There was plenty of opportunity to learn all of these when I went off to work in BR Hills. The real thing – where there is no ‘respondeat superior’ to fall back upon! My quest for challenging settings to work took me to Arunachal Pradesh where I helped train PHC health workers in difficult settings. I saw new health problems that were very easy to diagnose but complex to treat – poverty, illiteracy and such. My later work as a medical officer in primary health centres showed me how difficult it is to work and survive in some of these settings and that explained why only a handful of us chose to work in these settings.
The journey that began on that November in 1997 with the best batch in MMC (that is what each batch says about itself!) continues today. Indeed, it is much more for the rich diversity of experiences with my batchmates and hostelmates at MMC that I remember and thank the college for. It is after all these life skills that make my journey enjoyable to this day.

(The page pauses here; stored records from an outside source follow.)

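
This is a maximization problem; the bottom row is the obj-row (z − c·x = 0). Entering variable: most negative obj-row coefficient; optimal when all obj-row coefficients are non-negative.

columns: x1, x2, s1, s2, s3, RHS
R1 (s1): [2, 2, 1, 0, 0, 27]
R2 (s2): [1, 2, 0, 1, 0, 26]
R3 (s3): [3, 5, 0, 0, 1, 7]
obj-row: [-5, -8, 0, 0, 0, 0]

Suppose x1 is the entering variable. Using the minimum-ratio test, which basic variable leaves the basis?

s3

Column x1 entries and ratios — s1: 27/2 = 27/2; s2: 26/1 = 26; s3: 7/3 = 7/3.
Smallest ratio is 7/3 in the row of s3, so s3 leaves.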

Today, I work on trying to understand and solve a paradox. It is the paradox of inequity; that in a country with nuclear power we have anaemic mothers. Is it then enough to blame it on illiteracy? Is it not the responsibility of a just society to organize such services for its people? Among many determinants of this paradox is poor district health management. A complex issue that contributes to the poor performance of health services in several places in India, and the topic of research for my PhD.
As I sit back, I know that my collective experience at MMC and the hostel was very important in my life. I wonder about my batchmates and the young minds who are right now going through the experience.